En droit, la Cour administrative a retenu que la demande de
récusation de N.________ à l’encontre de « tout Juge de paix de l’Etat »
s’appuyait sur des motifs ayant trait au bien-fondé de la requête de
mainlevée de l’opposition et que le requérant n’avait exposé aucun
élément démontrant l’existence d’un motif de récusation au sens de l’art.
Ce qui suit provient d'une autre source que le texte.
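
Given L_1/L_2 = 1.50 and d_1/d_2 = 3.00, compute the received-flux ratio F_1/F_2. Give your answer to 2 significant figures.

F = L/(4πd²), so F_1/F_2 = (L_1/L_2) / (d_1/d_2)²
= 1.50 / (3.00)² = 1.50 / 9.000 = 0.1667.

0.17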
47 CPC (Code de procédure civile du 19 décembre 2008 ; RS 272).
B.Par courrier du 31 décembre 2015, N.________ a interjeté
recours contre cet arrêt.
C.La Chambre des recours civile fait sien dans son entier l'état
de fait de l’arrêt, complété par les pièces du dossier, dont il ressort
notamment ce qui suit :
1.Une procédure de mainlevée de droit des poursuites a été
ouverte le 18 septembre 2015 par [...] à l’encontre de N..
Par courrier du 12 octobre 2015, N. a implicitement
conclu au rejet de la requête de mainlevée.
2.Le 13 octobre 2015, N.________ a adressé une demande de
récusation à la Justice de paix du district de [...].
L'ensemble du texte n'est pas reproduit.